Saya mengingat betapa dia bersikeras tak mau dibayar dan kelewat menghilang ketika saya menyerahkan sedikit uang. Katanya, "Nggak papa, bapak punya banyak. Neng, kan masih sekolah." -- tanpa sempat saya bercerita bahwa saya sudah bekerja di sebuah perusahaan media ternama se-Indonesia. Saya mengingat betapa dia mempersilakan saya duduk di emperan yang konon banyak preman, sambil berkata, "Duduk sini, Neng. Nggak papa, temen-temen saya semua ini." -- tanpa sempat saya mengobrol lebih banyak, karena keburu bus datang atau justru ia yang lebih dulu menghilang.

Saya mengingat bagaimana bapak tersebut banyak memberikan saya kebaikan--yang ternyata ia lakukan juga pada hampir seluruh orang yang ia temui di terminal, tanpa mengingat, siapa namanya, siapa dirinya, bagaimana asal usulnya, dimana rumahnya, berapa anaknya, bagaimana istrinya, dan yang paling penting: bagaimana dia mampu memberikan barang dagangannya yang notabene "harus dijual" secara gratis, tanpa untung sedikitpun. 
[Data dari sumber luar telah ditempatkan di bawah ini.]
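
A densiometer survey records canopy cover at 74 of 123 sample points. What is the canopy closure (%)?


Formula: Canopy closure = covered points / total points * 100
Closure = 74 / 123 * 100
Closure = 0.6016 * 100 = 60.2%

60.2


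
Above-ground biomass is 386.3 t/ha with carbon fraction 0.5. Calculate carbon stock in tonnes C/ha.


Formula: Carbon Stock = Biomass * Carbon Fraction
C = 386.3 t/ha * 0.5
C = 193.2 t C/ha

193.2


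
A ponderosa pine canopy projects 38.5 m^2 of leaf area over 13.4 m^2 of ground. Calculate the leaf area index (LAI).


Formula: LAI = total leaf area / ground area  (dimensionless)
LAI = 38.5 m^2 / 13.4 m^2
LAI = 2.87

2.87


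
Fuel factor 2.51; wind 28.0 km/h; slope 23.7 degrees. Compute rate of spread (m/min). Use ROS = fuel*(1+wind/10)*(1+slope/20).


Formula: ROS = fuel * (1 + wind/10) * (1 + slope/20)
Wind factor = 1 + 28.0/10 = 3.8
Slope factor = 1 + 23.7/20 = 2.185
ROS = 2.51 * 3.8 * 2.185 = 20.84 m/min

20.84


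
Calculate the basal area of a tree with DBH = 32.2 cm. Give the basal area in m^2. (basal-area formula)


Formula: BA = pi * (DBH/2)^2 / 10000  (cm^2 to m^2)
Radius = DBH/2 = 32.2/2 = 16.1 cm
BA = pi * 16.1^2 / 10000
   = 814.3322 cm^2 / 10000
   = 0.0814 m^2

0.0814


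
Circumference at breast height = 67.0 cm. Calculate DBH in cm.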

Saya mengingat, dan mendapat pelajaran, bahwa kadang orang asing tak selalu terdengar dan terlihat buruk. Di busuknya terminal-terminal kota, ternyata hidup masih menyisakan orang-orang sebaik bapak itu, sebagai pemanis untuk hidup orang-orang seperti saya. Sebagai pengingat, bahwa sebetulnya banyak orang yang mesti bersyukur dan belajar memberikan lebih banyak, daripada menerima.
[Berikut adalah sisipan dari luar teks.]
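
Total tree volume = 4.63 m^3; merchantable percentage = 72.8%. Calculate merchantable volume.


Formula: MV = V_total * (merchantable_pct / 100)
Merchantable fraction = 72.8% / 100 = 0.728
MV = 4.63 m^3 * 0.728 = 3.371 m^3

3.371


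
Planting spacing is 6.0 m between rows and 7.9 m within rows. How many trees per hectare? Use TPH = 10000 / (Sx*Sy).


Formula: TPH = 10000 m^2/ha / (spacing_x * spacing_y)
Area per tree = 6.0 m * 7.9 m = 47.4 m^2
TPH = 10000 / 47.4 = 211 trees/ha

211


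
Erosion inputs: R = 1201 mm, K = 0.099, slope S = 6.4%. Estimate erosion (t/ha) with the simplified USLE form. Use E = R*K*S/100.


Formula: E = R * K * S / 100  (simplified USLE)
R * K = 1201 * 0.099 = 118.899
E = 118.899 * 6.4 / 100 = 7.61 t/ha

7.61


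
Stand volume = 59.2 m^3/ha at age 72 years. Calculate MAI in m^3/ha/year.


Formula: MAI = Total Volume / Stand Age
MAI = 59.2 m^3/ha / 72 years
MAI = 0.82 m^3/ha/year

0.82


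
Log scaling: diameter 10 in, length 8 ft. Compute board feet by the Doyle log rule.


Doyle: BF = (D - 4)^2 * L / 16
Adjusted diameter = 10 - 4 = 6 in
(D-4)^2 = 6^2 = 36
BF = 36 * 8 / 16 = 18 BF

18


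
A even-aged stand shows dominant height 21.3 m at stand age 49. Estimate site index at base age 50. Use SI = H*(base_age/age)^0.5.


Formula: SI = H_dom * (base_age / age)^0.5
Age ratio = 50 / 49 = 1.02041
sqrt(age_ratio) = 1.01015
SI = 21.3 * 1.01015 = 21.5 m

21.5


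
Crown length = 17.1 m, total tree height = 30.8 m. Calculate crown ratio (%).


Formula: Crown Ratio = (Crown Length / Total Height) * 100
CR = (17.1 m / 30.8 m) * 100
CR = 0.5552 * 100 = 55.5%

55.5


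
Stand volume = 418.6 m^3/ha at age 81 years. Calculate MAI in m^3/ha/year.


Formula: MAI = Total Volume / Stand Age
MAI = 418.6 m^3/ha / 81 years
MAI = 5.17 m^3/ha/year

5.17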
Masker seribu-dua ribu memang cuma barang sekali pakai buat orang lain, yang mungkin berarti banyak bagi pedagang seperti bapak itu. Tapi pagi itu, pagi kemarin, atau mungkin pagi-pagi berikutnya, bapak itu telah memutuskan untuk memberikan sedikit--yang ternyata membekas bagi orang lain yang mulanya cuma selewat melintas.  

***

Bulan ini adalah bulan kelima saya mondar-mandir Jakarta. Banyak hal sudah terjadi, baik atau buruk, dan meskipun tidak semuanya terasa menyenangkan, begitulah hidup harus berjalan. Sampai saat ini, saya tidak tahu nama bapak itu, ataupun asal usulnya. Dia tetap menjadi orang asing yang tidak saya kenal secara lengkap--yang masih sering saya temui ketika berangkat menuju kantor. Dia tetap orang "asing" yang selalu tersenyum dan melambai tangan dengan wajah malaikatnya, tanpa tahu bahwa orang yang selama ini dia kira "masih sekolah", adalah seorang yang sudah bekerja. Tapi seperti yang saya bilang, kadang bertemu dan mengenal orang asing, tidak selalu berarti buruk.
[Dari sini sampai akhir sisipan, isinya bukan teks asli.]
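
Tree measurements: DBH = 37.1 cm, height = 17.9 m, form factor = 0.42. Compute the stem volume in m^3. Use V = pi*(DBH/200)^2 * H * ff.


Formula: V = pi * (DBH/200)^2 * H * ff
Radius = DBH/200 = 37.1/200 = 0.1855 m
Radius^2 = 0.1855^2 = 0.03441025 m^2
V = pi * 0.03441025 * 17.9 * 0.42
V = 0.813 m^3

0.813


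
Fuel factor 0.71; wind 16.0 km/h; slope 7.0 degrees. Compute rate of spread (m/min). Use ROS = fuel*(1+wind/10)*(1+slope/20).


Formula: ROS = fuel * (1 + wind/10) * (1 + slope/20)
Wind factor = 1 + 16.0/10 = 2.6
Slope factor = 1 + 7.0/20 = 1.35
ROS = 0.71 * 2.6 * 1.35 = 2.49 m/min

2.49


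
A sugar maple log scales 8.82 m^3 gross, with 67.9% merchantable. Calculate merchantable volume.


Formula: MV = V_total * (merchantable_pct / 100)
Merchantable fraction = 67.9% / 100 = 0.679
MV = 8.82 m^3 * 0.679 = 5.989 m^3

5.989


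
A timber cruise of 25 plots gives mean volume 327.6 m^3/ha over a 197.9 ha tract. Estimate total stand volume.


Formula: Total Volume = Mean Volume per ha * Total Area
Total Volume = 327.6 m^3/ha * 197.9 ha
Total Volume = 64832 m^3

64832


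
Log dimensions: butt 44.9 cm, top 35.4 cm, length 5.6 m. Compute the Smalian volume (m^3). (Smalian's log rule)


Smalian: V = (A1 + A2)/2 * L,  A = pi*(D/200)^2
A1 = pi*(44.9/200)^2 = 0.158337 m^2
A2 = pi*(35.4/200)^2 = 0.098423 m^2
V = (0.158337+0.098423)/2*5.6 = 0.7189 m^3

0.7189


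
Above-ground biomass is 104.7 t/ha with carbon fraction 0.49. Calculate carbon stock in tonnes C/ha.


Formula: Carbon Stock = Biomass * Carbon Fraction
C = 104.7 t/ha * 0.49
C = 51.3 t C/ha

51.3


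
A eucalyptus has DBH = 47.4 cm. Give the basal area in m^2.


Formula: BA = pi * (DBH/2)^2 / 10000  (cm^2 to m^2)
Radius = DBH/2 = 47.4/2 = 23.7 cm
BA = pi * 23.7^2 / 10000
   = 1764.6012 cm^2 / 10000
   = 0.1765 m^2

0.1765


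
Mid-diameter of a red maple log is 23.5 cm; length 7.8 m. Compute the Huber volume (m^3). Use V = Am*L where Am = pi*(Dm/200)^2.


Huber: V = Am * L,  Am = pi*(Dm/200)^2
Am = pi*(23.5/200)^2 = 0.043374 m^2
V = 0.043374*7.8 = 0.3383 m^3

0.3383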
Saya sendiri memutuskan untuk memberikan kesempatan bagi diri saya untuk lebih banyak mengenal orang lain. Asing maupun tidak, baik atau buruk, toh, saya yakin, segala hal tergantung dari sudut mana kita melihat. Perkenalan saya dengan seorang preman Blok M (yang bahkan, katanya juga mucikari) karena tugas liputan, bapak-bapak supir bus yang kerap menggratiskan ongkos saya, hingga diantar menuju tempat tujuan oleh orang tak dikenal tanpa imbalan membuat saya belajar, bahwa--lagi-lagi, bertemu dan mengenal orang asing tak selalu berarti buruk. Beberapa diantaranya justru lebih baik, dan membuat saya belajar banyak hal. Salah satunya, dan yang paling penting adalah: pelajaran "memberi" bahkan pada orang tak dikenal sekalipun.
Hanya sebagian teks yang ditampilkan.